Getting your views on our draft BSL plan

30 October 2018

Our office has produced a draft plan for British Sign Language (BSL) — and we’re looking for feedback from as many people as possible.

You can respond to our plan in any way you want. This might include:

  • video relay via ContactScotland,
  • video message over social media— like Twitter or Facebook,
  • email.

Your views are really important to us and will help improve our plan. Let us know what you think by Monday 12 November.

Our draft plan in BSL:

Producing our draft plan

We engaged with young BSL users to develop our draft plan. We held a workshop and asked them:

  • the best way for us to share human rights information with young BSL users,
  • how they’d like us to work with them so that their views were considered in all our work, and
  • how we could make sure BSL users from across Scotland have the chance to be involved in our work.
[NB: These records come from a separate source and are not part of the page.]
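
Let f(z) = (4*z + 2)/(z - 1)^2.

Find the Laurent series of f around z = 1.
Put w = z - (1), i.e. z = w + 1. The denominator is w^2, so it suffices to rewrite the numerator in powers of w.

P(z) = 4*z + 2
P(w + 1) = 6 + 4*w

Dividing each term by w^2:
  f = 6/w^2 + 4/w

Substituting back w = z - 1:
  f(z) = 6/(z - 1)^2 + 4/(z - 1)

The series is finite because the numerator is a polynomial; the negative powers form the principal part, and the coefficient of 1/(z - 1) gives Res(f, 1) = 4.

Final answer: 6/(z - 1)^2 + 4/(z - 1)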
What they told us helped us create our draft BSL plan. We’ll continue to engage with young people who are BSL users around our plan’s effectiveness, and we’ll update our plan as we receive feedback around the promises we’ve made.

We’ll produce an interim report on the plan in 2020 and will also contribute to the national progress review on the National BSL Plan that’s scheduled for that year.

About our BSL Plan

Our draft plan sets out actions we’ll take between 2018 and 2024 to:

  • promote the use of BSL,
  • improve access to information and services for BSL users, and
  • to improve involvement of BSL users in our work.

Public bodies in Scotland have to produce a BSL plan under the British Sign Language National Plan 2017- 2023 and the British Sign Language (Scotland) Act 2015 .

It’s a positive step forward in realising the rights of BSL users in Scotland. Like everyone else, they have the right to be involved and access information about our work without unnecessary barriers— including language barriers.

Many children and young people in Scotland use BSL as their primary language, and they have several rights around its usage.

For example, Article 29 of the UNCRC gives children whose main or only language is BSL have the right to access quality education from someone who is proficient and a fully qualified teacher of the Deaf.

And Article 30 underlines a child’s right to use their own language to participate fully in community life.

And the UN Declaration on the Rights of Persons Belonging to National or Ethnic Religious and Linguistic Minorities says that all linguistic minorities – including BSL users – have the right to enjoy their own culture without discrimination, and have opportunities to learn their own language or to be instructed by people who use their own language.